Due to the polarization of the issue, and without a space to honestly discuss policy details, the intricacies of medical accessibility are being misconstrued. Outside of employer provision, those in need of hormonal contraceptives for reasons other than family planning are still able to access these medications with doctor authorization – a fact largely left out of the debate. Insurance companies are required to honor these designations, though coverage may not ensure that these hormones are affordable.
While the proposed legislation affects a small number of employers, the larger issue of family planning continues to draw concern, as many would claim that religious employers are now required to choose between protecting doctrine, or their religious liberty.
According to the Center for Reproductive Rights, nearly half of all US pregnancies are unintended – with 22% resulting in abortion, a historically controversial issue for Catholic Church. The fiscal savings created by providing no-cost contraceptives are also significant; research shows that for every one dollar spent funding public family planning clinics, $4.02 is saved in averted Medicaid birth costs. This poses a financial benefit for employers, as the policy would decrease their total insurance by providing preventative medicine for pregnancy and would potentially decrease the national expenditure on social services for women who need pre-natal care. Alternatively, many have posited that the shift of provision from the employer to insurance companies is simply rhetorical, and that employers will still end up footing the bill.

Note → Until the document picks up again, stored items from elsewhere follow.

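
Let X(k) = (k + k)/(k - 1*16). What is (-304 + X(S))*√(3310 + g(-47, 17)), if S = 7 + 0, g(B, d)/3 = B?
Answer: -2750*√3169/9 ≈ -17201.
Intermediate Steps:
g(B, d) = 3*B
S = 7
X(k) = 2*k/(-16 + k) (X(k) = (2*k)/(k - 16) = (2*k)/(-16 + k) = 2*k/(-16 + k))
(-304 + X(S))*√(3310 + g(-47, 17)) = (-304 + 2*7/(-16 + 7))*√(3310 + 3*(-47)) = (-304 + 2*7/(-9))*√(3310 - 141) = (-304 + 2*7*(-⅑))*√3169 = (-304 - 14/9)*√3169 = -2750*√3169/9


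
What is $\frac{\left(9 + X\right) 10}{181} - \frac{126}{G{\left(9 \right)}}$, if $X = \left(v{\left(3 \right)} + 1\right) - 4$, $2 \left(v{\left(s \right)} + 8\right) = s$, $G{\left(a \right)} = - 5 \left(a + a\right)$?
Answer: $\frac{1242}{905} \approx 1.3724$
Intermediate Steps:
$G{\left(a \right)} = - 10 a$ ($G{\left(a \right)} = - 5 \cdot 2 a = - 10 a$)
$v{\left(s \right)} = -8 + \frac{s}{2}$
$X = - \frac{19}{2}$ ($X = \left(\left(-8 + \frac{1}{2} \cdot 3\right) + 1\right) - 4 = \left(\left(-8 + \frac{3}{2}\right) + 1\right) - 4 = \left(- \frac{13}{2} + 1\right) - 4 = - \frac{11}{2} - 4 = - \frac{19}{2} \approx -9.5$)
$\frac{\left(9 + X\right) 10}{181} - \frac{126}{G{\left(9 \right)}} = \frac{\left(9 - \frac{19}{2}\right) 10}{181} - \frac{126}{\left(-10\right) 9} = \left(- \frac{1}{2}\right) 10 \cdot \frac{1}{181} - \frac{126}{-90} = \left(-5\right) \frac{1}{181} - - \frac{7}{5} = - \frac{5}{181} + \frac{7}{5} = \frac{1242}{905}$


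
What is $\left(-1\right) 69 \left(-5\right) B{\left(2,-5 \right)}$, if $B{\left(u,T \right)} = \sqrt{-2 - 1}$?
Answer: $345 i \sqrt{3} \approx 597.56 i$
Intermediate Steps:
$B{\left(u,T \right)} = i \sqrt{3}$ ($B{\left(u,T \right)} = \sqrt{-3} = i \sqrt{3}$)
$\left(-1\right) 69 \left(-5\right) B{\left(2,-5 \right)} = \left(-1\right) 69 \left(-5\right) i \sqrt{3} = \left(-69\right) \left(-5\right) i \sqrt{3} = 345 i \sqrt{3}$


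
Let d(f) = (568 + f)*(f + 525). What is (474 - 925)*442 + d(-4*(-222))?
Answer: 1857986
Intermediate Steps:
d(f) = (525 + f)*(568 + f) (d(f) = (568 + f)*(525 + f) = (525 + f)*(568 + f))
(474 - 925)*442 + d(-4*(-222)) = (474 - 925)*442 + (298200 + (-4*(-222))² + 1093*(-4*(-222))) = -451*442 + (298200 + 888² + 1093*888) = -199342 + (298200 + 788544 + 970584) = -199342 + 2057328 = 1857986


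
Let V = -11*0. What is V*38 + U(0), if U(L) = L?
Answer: 0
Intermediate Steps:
V = 0
V*38 + U(0) = 0*38 + 0 = 0 + 0 = 0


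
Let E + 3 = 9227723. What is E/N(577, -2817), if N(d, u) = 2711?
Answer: 9227720/2711 ≈ 3403.8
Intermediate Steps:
E = 9227720 (E = -3 + 9227723 = 9227720)
E/N(577, -2817) = 9227720/2711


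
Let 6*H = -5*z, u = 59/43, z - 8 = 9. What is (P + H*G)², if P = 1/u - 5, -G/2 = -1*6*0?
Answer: 63504/3481 ≈ 18.243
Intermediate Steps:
z = 17 (z = 8 + 9 = 17)
u = 59/43 (u = 59*(1/43) = 59/43 ≈ 1.3721)
G = 0 (G = -2*(-1*6)*0 = -(-12)*0 = -2*0 = 0)
H = -85/6 (H = (-5*17)/6 = (⅙)*(-85) = -85/6 ≈ -14.167)
P = -252/59 (P = 1/(59/43) - 5 = 43/59 - 5 = -252/59 ≈ -4.2712)
(P + H*G)² = (-252/59 - 85/6*0)² = (-252/59 + 0)² = (-252/59)² = 63504/3481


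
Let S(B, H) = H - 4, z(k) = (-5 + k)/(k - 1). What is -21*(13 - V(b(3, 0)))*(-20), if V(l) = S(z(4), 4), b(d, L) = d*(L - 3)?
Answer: 5460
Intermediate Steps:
z(k) = (-5 + k)/(-1 + k)
S(B, H) = -4 + H
b(d, L) = d*(-3 + L)
V(l) = 0 (V(l) = -4 + 4 = 0)
-21*(13 - V(b(3, 0)))*(-20) = -21*(13 - 1*0)*(-20) = -21*(13 + 0)*(-20) = -21*13*(-20) = -273*(-20) = 5460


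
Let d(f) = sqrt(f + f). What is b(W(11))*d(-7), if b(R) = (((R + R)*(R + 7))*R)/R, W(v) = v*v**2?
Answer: 3561756*I*sqrt(14) ≈ 1.3327e+7*I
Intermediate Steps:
W(v) = v**3
d(f) = sqrt(2)*sqrt(f) (d(f) = sqrt(2*f) = sqrt(2)*sqrt(f))
b(R) = 2*R*(7 + R) (b(R) = (((2*R)*(7 + R))*R)/R = ((2*R*(7 + R))*R)/R = (2*R**2*(7 + R))/R = 2*R*(7 + R))
b(W(11))*d(-7) = (2*11**3*(7 + 11**3))*(sqrt(2)*sqrt(-7)) = (2*1331*(7 + 1331))*(sqrt(2)*(I*sqrt(7))) = (2*1331*1338)*(I*sqrt(14)) = 3561756*(I*sqrt(14)) = 3561756*I*sqrt(14)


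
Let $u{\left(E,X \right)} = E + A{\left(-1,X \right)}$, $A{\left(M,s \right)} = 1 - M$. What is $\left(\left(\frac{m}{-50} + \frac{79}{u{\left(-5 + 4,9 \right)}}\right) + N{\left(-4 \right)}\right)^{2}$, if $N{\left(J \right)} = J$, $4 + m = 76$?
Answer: $\frac{3381921}{625} \approx 5411.1$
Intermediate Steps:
$m = 72$ ($m = -4 + 76 = 72$)
$u{\left(E,X \right)} = 2 + E$ ($u{\left(E,X \right)} = E + \left(1 - -1\right) = E + \left(1 + 1\right) = E + 2 = 2 + E$)
$\left(\left(\frac{m}{-50} + \frac{79}{u{\left(-5 + 4,9 \right)}}\right) + N{\left(-4 \right)}\right)^{2} = \left(\left(\frac{72}{-50} + \frac{79}{2 + \left(-5 + 4\right)}\right) - 4\right)^{2} = \left(\left(72 \left(- \frac{1}{50}\right) + \frac{79}{2 - 1}\right) - 4\right)^{2} = \left(\left(- \frac{36}{25} + \frac{79}{1}\right) - 4\right)^{2} = \left(\left(- \frac{36}{25} + 79 \cdot 1\right) - 4\right)^{2} = \left(\left(- \frac{36}{25} + 79\right) - 4\right)^{2} = \left(\frac{1939}{25} - 4\right)^{2} = \left(\frac{1839}{25}\right)^{2} = \frac{3381921}{625}$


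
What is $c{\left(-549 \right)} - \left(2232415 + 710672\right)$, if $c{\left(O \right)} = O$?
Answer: $-2943636$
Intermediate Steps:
$c{\left(-549 \right)} - \left(2232415 + 710672\right) = -549 - \left(2232415 + 710672\right) = -549 - 2943087 = -2943636$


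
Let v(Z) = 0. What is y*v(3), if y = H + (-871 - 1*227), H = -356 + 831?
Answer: 0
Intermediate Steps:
H = 475
y = -623 (y = 475 + (-871 - 1*227) = 475 + (-871 - 227) = 475 - 1098 = -623)
y*v(3) = -623*0 = 0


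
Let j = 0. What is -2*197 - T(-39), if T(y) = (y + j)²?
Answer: -1915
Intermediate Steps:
T(y) = y² (T(y) = (y + 0)² = y²)
-2*197 - T(-39) = -2*197 - 1*(-39)² = -394 - 1*1521 = -394 - 1521 = -1915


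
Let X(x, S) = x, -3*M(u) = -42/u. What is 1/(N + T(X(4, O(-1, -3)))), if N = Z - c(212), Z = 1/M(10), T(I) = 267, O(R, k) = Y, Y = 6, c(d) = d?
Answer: 7/390 ≈ 0.017949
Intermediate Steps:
M(u) = 14/u (M(u) = -(-14)/u = 14/u)
O(R, k) = 6
Z = 5/7 (Z = 1/(14/10) = 1/(14*(⅒)) = 1/(7/5) = 5/7 ≈ 0.71429)
N = -1479/7 (N = 5/7 - 1*212 = 5/7 - 212 = -1479/7 ≈ -211.29)
1/(N + T(X(4, O(-1, -3)))) = 1/(-1479/7 + 267) = 1/(390/7) = 7/390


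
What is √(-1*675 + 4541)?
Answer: √3866 ≈ 62.177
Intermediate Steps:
√(-1*675 + 4541) = √(-675 + 4541) = √3866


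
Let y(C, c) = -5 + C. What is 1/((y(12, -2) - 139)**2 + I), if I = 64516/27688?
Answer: 6922/120625057 ≈ 5.7384e-5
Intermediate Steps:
I = 16129/6922 (I = 64516*(1/27688) = 16129/6922 ≈ 2.3301)
1/((y(12, -2) - 139)**2 + I) = 1/(((-5 + 12) - 139)**2 + 16129/6922) = 1/((7 - 139)**2 + 16129/6922) = 1/((-132)**2 + 16129/6922) = 1/(17424 + 16129/6922) = 1/(120625057/6922) = 6922/120625057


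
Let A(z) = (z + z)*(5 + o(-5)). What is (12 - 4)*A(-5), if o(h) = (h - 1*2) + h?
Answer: 560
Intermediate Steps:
o(h) = -2 + 2*h (o(h) = (h - 2) + h = (-2 + h) + h = -2 + 2*h)
A(z) = -14*z (A(z) = (z + z)*(5 + (-2 + 2*(-5))) = (2*z)*(5 + (-2 - 10)) = (2*z)*(5 - 12) = (2*z)*(-7) = -14*z)
(12 - 4)*A(-5) = (12 - 4)*(-14*(-5)) = 8*70 = 560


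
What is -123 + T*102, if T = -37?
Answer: -3897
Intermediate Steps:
-123 + T*102 = -123 - 37*102 = -123 - 3774 = -3897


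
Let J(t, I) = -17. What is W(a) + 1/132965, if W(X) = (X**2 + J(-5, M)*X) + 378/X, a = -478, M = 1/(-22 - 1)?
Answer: 7519117697204/31778635 ≈ 2.3661e+5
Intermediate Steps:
M = -1/23 (M = 1/(-23) = -1/23 ≈ -0.043478)
W(X) = X**2 - 17*X + 378/X (W(X) = (X**2 - 17*X) + 378/X = X**2 - 17*X + 378/X)
W(a) + 1/132965 = (378 + (-478)**2*(-17 - 478))/(-478) + 1/132965 = -(378 + 228484*(-495))/478 + 1/132965 = -(378 - 113099580)/478 + 1/132965 = -1/478*(-113099202) + 1/132965 = 56549601/239 + 1/132965 = 7519117697204/31778635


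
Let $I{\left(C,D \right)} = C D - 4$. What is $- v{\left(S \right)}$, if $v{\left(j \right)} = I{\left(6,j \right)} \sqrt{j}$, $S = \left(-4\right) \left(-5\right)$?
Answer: $- 232 \sqrt{5} \approx -518.77$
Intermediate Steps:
$S = 20$
$I{\left(C,D \right)} = -4 + C D$
$v{\left(j \right)} = \sqrt{j} \left(-4 + 6 j\right)$ ($v{\left(j \right)} = \left(-4 + 6 j\right) \sqrt{j} = \sqrt{j} \left(-4 + 6 j\right)$)
$- v{\left(S \right)} = - \sqrt{20} \left(-4 + 6 \cdot 20\right) = - 2 \sqrt{5} \left(-4 + 120\right) = - 2 \sqrt{5} \cdot 116 = - 232 \sqrt{5}$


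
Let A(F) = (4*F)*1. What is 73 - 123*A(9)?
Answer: -4355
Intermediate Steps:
A(F) = 4*F
73 - 123*A(9) = 73 - 492*9 = 73 - 123*36 = 73 - 4428 = -4355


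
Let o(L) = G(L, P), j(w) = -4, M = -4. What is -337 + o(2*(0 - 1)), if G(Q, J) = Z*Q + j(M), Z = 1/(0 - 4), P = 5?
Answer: -681/2 ≈ -340.50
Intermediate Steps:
Z = -1/4 (Z = 1/(-4) = -1/4 ≈ -0.25000)
G(Q, J) = -4 - Q/4 (G(Q, J) = -Q/4 - 4 = -4 - Q/4)
o(L) = -4 - L/4
-337 + o(2*(0 - 1)) = -337 + (-4 - (0 - 1)/2) = -337 + (-4 - (-1)/2) = -337 + (-4 - 1/4*(-2)) = -337 + (-4 + 1/2) = -337 - 7/2 = -681/2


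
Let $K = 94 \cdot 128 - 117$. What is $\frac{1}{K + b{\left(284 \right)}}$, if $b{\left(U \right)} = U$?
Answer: $\frac{1}{12199} \approx 8.1974 \cdot 10^{-5}$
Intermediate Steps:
$K = 11915$ ($K = 12032 - 117 = 11915$)
$\frac{1}{K + b{\left(284 \right)}} = \frac{1}{11915 + 284} = \frac{1}{12199}$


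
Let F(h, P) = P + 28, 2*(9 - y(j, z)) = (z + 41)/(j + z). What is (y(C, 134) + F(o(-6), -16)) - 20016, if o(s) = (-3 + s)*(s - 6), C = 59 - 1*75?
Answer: -4718995/236 ≈ -19996.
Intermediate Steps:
C = -16 (C = 59 - 75 = -16)
y(j, z) = 9 - (41 + z)/(2*(j + z)) (y(j, z) = 9 - (z + 41)/(2*(j + z)) = 9 - (41 + z)/(2*(j + z)))
o(s) = (-6 + s)*(-3 + s) (o(s) = (-3 + s)*(-6 + s) = (-6 + s)*(-3 + s))
F(h, P) = 28 + P
(y(C, 134) + F(o(-6), -16)) - 20016 = ((-41 + 17*134 + 18*(-16))/(2*(-16 + 134)) + (28 - 16)) - 20016 = ((½)*(-41 + 2278 - 288)/118 + 12) - 20016 = ((½)*(1/118)*1949 + 12) - 20016 = (1949/236 + 12) - 20016 = 4781/236 - 20016 = -4718995/236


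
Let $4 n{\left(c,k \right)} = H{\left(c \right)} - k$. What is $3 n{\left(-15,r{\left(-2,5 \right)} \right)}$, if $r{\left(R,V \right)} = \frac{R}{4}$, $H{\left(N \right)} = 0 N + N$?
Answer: $- \frac{87}{8} \approx -10.875$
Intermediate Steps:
$H{\left(N \right)} = N$ ($H{\left(N \right)} = 0 + N = N$)
$r{\left(R,V \right)} = \frac{R}{4}$ ($r{\left(R,V \right)} = R \frac{1}{4} = \frac{R}{4}$)
$n{\left(c,k \right)} = - \frac{k}{4} + \frac{c}{4}$ ($n{\left(c,k \right)} = \frac{c - k}{4} = - \frac{k}{4} + \frac{c}{4}$)
$3 n{\left(-15,r{\left(-2,5 \right)} \right)} = 3 \left(- \frac{\frac{1}{4} \left(-2\right)}{4} + \frac{1}{4} \left(-15\right)\right) = 3 \left(\left(- \frac{1}{4}\right) \left(- \frac{1}{2}\right) - \frac{15}{4}\right) = 3 \left(\frac{1}{8} - \frac{15}{4}\right) = 3 \left(- \frac{29}{8}\right) = - \frac{87}{8}$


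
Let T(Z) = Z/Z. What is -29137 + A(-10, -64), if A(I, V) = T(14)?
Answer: -29136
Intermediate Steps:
T(Z) = 1
A(I, V) = 1
-29137 + A(-10, -64) = -29137 + 1 = -29136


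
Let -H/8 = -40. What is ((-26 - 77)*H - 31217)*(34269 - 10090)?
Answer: -1551735683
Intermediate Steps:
H = 320 (H = -8*(-40) = 320)
((-26 - 77)*H - 31217)*(34269 - 10090) = ((-26 - 77)*320 - 31217)*(34269 - 10090) = (-103*320 - 31217)*24179 = (-32960 - 31217)*24179 = -64177*24179 = -1551735683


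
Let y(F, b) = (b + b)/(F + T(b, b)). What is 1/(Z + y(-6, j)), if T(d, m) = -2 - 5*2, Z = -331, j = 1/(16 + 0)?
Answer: -144/47665 ≈ -0.0030211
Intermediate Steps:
j = 1/16 ≈ 0.062500
T(d, m) = -12 (T(d, m) = -2 - 10 = -12)
y(F, b) = 2*b/(-12 + F) (y(F, b) = (b + b)/(F - 12) = (2*b)/(-12 + F) = 2*b/(-12 + F))
1/(Z + y(-6, j)) = 1/(-331 + 2*(1/16)/(-12 - 6)) = 1/(-331 + 2*(1/16)/(-18)) = 1/(-331 + 2*(1/16)*(-1/18)) = 1/(-331 - 1/144) = 1/(-47665/144) = -144/47665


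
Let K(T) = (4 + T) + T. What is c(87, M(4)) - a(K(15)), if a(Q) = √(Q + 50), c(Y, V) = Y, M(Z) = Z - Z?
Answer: 87 - 2*√21 ≈ 77.835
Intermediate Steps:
M(Z) = 0
K(T) = 4 + 2*T
a(Q) = √(50 + Q)
c(87, M(4)) - a(K(15)) = 87 - √(50 + (4 + 2*15)) = 87 - √(50 + (4 + 30)) = 87 - √(50 + 34) = 87 - √84 = 87 - 2*√21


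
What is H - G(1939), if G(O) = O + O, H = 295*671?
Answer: 194067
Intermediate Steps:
H = 197945
G(O) = 2*O
H - G(1939) = 197945 - 2*1939 = 197945 - 1*3878 = 197945 - 3878 = 194067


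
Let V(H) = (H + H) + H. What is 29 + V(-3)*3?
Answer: 2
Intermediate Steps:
V(H) = 3*H (V(H) = 2*H + H = 3*H)
29 + V(-3)*3 = 29 + (3*(-3))*3 = 29 - 9*3 = 29 - 27 = 2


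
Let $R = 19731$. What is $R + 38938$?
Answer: $58669$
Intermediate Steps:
$R + 38938 = 19731 + 38938 = 58669$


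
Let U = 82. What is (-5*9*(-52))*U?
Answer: 191880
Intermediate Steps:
(-5*9*(-52))*U = (-5*9*(-52))*82 = -45*(-52)*82 = 2340*82 = 191880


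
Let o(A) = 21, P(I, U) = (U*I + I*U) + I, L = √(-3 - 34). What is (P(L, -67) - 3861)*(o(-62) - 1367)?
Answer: 5196906 + 179018*I*√37 ≈ 5.1969e+6 + 1.0889e+6*I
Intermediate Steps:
L = I*√37 (L = √(-37) = I*√37 ≈ 6.0828*I)
P(I, U) = I + 2*I*U (P(I, U) = (I*U + I*U) + I = 2*I*U + I = I + 2*I*U)
(P(L, -67) - 3861)*(o(-62) - 1367) = ((I*√37)*(1 + 2*(-67)) - 3861)*(21 - 1367) = ((I*√37)*(1 - 134) - 3861)*(-1346) = ((I*√37)*(-133) - 3861)*(-1346) = (-133*I*√37 - 3861)*(-1346) = (-3861 - 133*I*√37)*(-1346) = 5196906 + 179018*I*√37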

Politico reports that House Republican leaders are retreating somewhat on this issue, and instead taking a larger aim at the November elections. However, this retreat does not include the states currently passing aggressive reforms in response to Obama’s policy. Virginia recently passed a forced-sonogram law requiring women to participate in an ultrasound prior to receiving an abortion. In some cases, it required a transvaginal procedure, which meets the state’s legal definition of rape. Although the bill is currently being debated, Arizona has a pending bill that would allow employers to penalize or fire employees who desire reimbursement for contraception if they are unable or refuse to prove that their usage is for non-family planning related reasons. Fringe bills like these have limited discourse, distracting parties from addressing their mutual concern of protecting fundamental human rights. Without creating a space for direct analysis and honest discourse, the framework of this debate will continue to prohibit any type of resolution.
The views expressed in this article are the author's own and do not necessarily reflect Fair Observer’s editorial policy.